For myself, these twists in energy keep The Hateful Eight always exciting and unpredictable even though there's nothing actually unpredictable about it, and very little that's legitimate exciting; they also have the more pertinent effect of keeping the film's violence and nihilism always right near the forefront, in new and fresh forms so we can never get inured to it. Westerns, by their nature, have always served as referendums on the state of the American national character, and The Hateful Eight finds us deeply lacking as a people.
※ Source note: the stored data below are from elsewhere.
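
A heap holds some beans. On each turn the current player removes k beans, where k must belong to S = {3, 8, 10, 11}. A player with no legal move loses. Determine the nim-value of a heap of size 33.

2

n :  0  1  2  3  4  5  6  7  8  9 10 11 12 13 14 15 16 17 18 19 20 21 22 23 24 25 26 27 28 29 30 31 32 33
G :  0  0  0  1  1  1  0  0  2  1  1  3  2  2  2  3  3  3  4  0  0  0  1  1  1  0  0  2  1  1  3  2  2  2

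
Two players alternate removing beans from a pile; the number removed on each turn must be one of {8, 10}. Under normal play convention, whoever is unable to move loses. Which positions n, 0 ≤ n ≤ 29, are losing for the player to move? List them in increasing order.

0, 1, 2, 3, 4, 5, 6, 7, 18, 19, 20, 21, 22, 23, 24, 25

n :  0  1  2  3  4  5  6  7  8  9 10 11 12 13 14 15 16 17 18 19 20 21 22 23 24 25 26 27 28 29
G :  0  0  0  0  0  0  0  0  1  1  1  1  1  1  1  1  2  2  0  0  0  0  0  0  0  0  1  1  1  1
P-positions are exactly the n with G(n) = 0.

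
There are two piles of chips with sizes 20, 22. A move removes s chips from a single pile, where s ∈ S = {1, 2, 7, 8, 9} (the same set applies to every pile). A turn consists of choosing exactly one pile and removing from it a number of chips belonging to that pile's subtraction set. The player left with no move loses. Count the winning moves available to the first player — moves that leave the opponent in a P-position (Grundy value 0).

All piles use S = {1, 2, 7, 8, 9}:
G(0) = 0
G(1) = mex{0} = 1
G(2) = mex{1,0} = 2
G(3) = mex{2,1} = 0
G(4) = mex{0,2} = 1
G(5) = mex{1,0} = 2
G(6) = mex{2,1} = 0
G(7) = mex{0,2,0} = 1
G(8) = mex{1,0,1,0} = 2
G(9) = mex{2,1,2,1,0} = 3
G(10) = mex{3,2,0,2,1} = 4
G(11) = mex{4,3,1,0,2} = 5
G(12) = mex{5,4,2,1,0} = 3
G(13) = mex{3,5,0,2,1} = 4
G(14) = mex{4,3,1,0,2} = 5
G(15) = mex{5,4,2,1,0} = 3
G(16) = mex{3,5,3,2,1} = 0
G(17) = mex{0,3,4,3,2} = 1
G(18) = mex{1,0,5,4,3} = 2
G(19) = mex{2,1,3,5,4} = 0
G(20) = mex{0,2,4,3,5} = 1
G(21) = mex{1,0,5,4,3} = 2
G(22) = mex{2,1,3,5,4} = 0
Pile A: G(20) = 1.
Pile B: G(22) = 0.
Combined Grundy value = 1 ⊕ 0 = 1.
A winning move leaves total XOR = 0, i.e. changes one component's Grundy value g to g ⊕ X where X is the current total.
Pile A: need g' = 1⊕1 = 0. Options: 20−1→G=0, 20−2→G=2, 20−7→G=4, 20−8→G=3, 20−9→G=5. Hits: 1.
Pile B: need g' = 0⊕1 = 1. Options: 22−1→G=2, 22−2→G=1, 22−7→G=3, 22−8→G=5, 22−9→G=4. Hits: 1.

2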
It flags this explicitly: the plot of the first half is all about how the stench of slavery and the Civil War hovers over every interaction between the solitary black character and the variously contemptuous and fearful white characters; the climax is about how the only thing that unites American men of various backgrounds is perpetrating violence against women, and moreover the film's most appalling, disturbingly-framed act of violence as well. A major recurring motif is a letter from President Abraham Lincoln, whose name is invoked as a spectre of Americana at its noblest; this letter is revealed well before the halfway point to be a lie, and the film's final beats use this letter to demonstrate how even with nothing but evidence to the contrary, peole like to believe in the lie of American idealism.
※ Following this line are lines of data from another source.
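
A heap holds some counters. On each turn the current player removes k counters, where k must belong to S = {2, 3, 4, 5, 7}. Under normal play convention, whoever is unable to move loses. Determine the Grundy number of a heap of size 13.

2

n :  0  1  2  3  4  5  6  7  8  9 10 11 12 13
G :  0  0  1  1  2  2  3  3  4  0  0  1  1  2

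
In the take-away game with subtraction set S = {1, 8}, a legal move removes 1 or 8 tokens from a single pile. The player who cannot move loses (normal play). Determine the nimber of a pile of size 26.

2

G(0) = 0
G(1) = mex{0} = 1
G(2) = mex{1} = 0
G(3) = mex{0} = 1
G(4) = mex{1} = 0
G(5) = mex{0} = 1
G(6) = mex{1} = 0
G(7) = mex{0} = 1
G(8) = mex{1,0} = 2
G(9) = mex{2,1} = 0
G(10) = mex{0,0} = 1
G(11) = mex{1,1} = 0
G(12) = mex{0,0} = 1
G(13) = mex{1,1} = 0
G(14) = mex{0,0} = 1
G(15) = mex{1,1} = 0
G(16) = mex{0,2} = 1
G(17) = mex{1,0} = 2
G(18) = mex{2,1} = 0
G(19) = mex{0,0} = 1
G(20) = mex{1,1} = 0
G(21) = mex{0,0} = 1
G(22) = mex{1,1} = 0
G(23) = mex{0,0} = 1
G(24) = mex{1,1} = 0
G(25) = mex{0,2} = 1
G(26) = mex{1,0} = 2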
So you know, cheery stuff all around. But it gets the job done. There's a literary quality to its use of symbols and iconography (there's not a single human being anywhere prior to the flashback who counts as a "real person" - they're all different kinds of metaphors) that sets it apart from everything else Tarantino has written, and not always to good effect; he's naturally possessed of a certain bullishness that's an uncomfortable fit with the delicacy otherwise demanded by this material.

Even if the meat of the film is simply too unpleasant to deal with, and that's a legitimate response to it, I think, the film is a great piece of craftsmanship. The world of Minnie's Haberdashery is appointed within an inch of its life by the production design and art direction team, and shot with vivid clarity by Robert Richardson with vastly wide-screen Ultra Panavision lenses on 70mm cameras. Neither Tarantino nor Richardson is constantly clear on how to fill up the frame, but I find the widespread grousing about using this indulgent format primarily on a single interior to be bafflingly misplaced: the clarity and depth provided by the technology (along with Richardson's snazzy use of split diopters to shift the focus within the frame in impossible ways) makes Minnie's Haberdashery stretch out with all the cinematic potential of the snowy landscape that opens the film, with its reduction of the stagecoach to a little blip of movement against an apocalypse of frozen wilderness, with a mournful wooden crucifix looming over. It is, I think it's fair to say, the most striking opening image of 2015, all the more because of Ennio Morricone's savage, droning music underneath - his first Western in decades, and his best score for an English-language production The Mission.

The film is, all in all, opulent and overwhelming; and I think it would remain so even in a smaller scale than I saw it. The yawning void of the room's far walls and the moaning of the music would see to that. Everything about it, from the violent content to the busy deep focus that demands our eyes keep moving around the frame, seems designed to wear us down; it is not, unlike every other Tarantino movie, a fun film, even if it is, in a very dark and bitter way, funny. It is a reckoning. The director's instincts towards showboating work against it building to the fully operatic crescendo it palpably seeks, as does the all-over-the-place acting: Jackson is astoundingly good, cranked down from his usual persona several notches to a threatening stare and rumbling voice, and Leigh's electric performance of a woman who returns male violence with even more savage violence of her own is the best and nerviest works she's done since her career high-water mark, Georgia. But then there are things like Roth's misjudged comedy (justified in the script, but still distracting), or Madsen's perplexingly toneless drifter. Still, even its obvious weaknesses have the courage of their convictions, and the strengths are terrific. For good and bad, this is one of the most distinctive films of the year.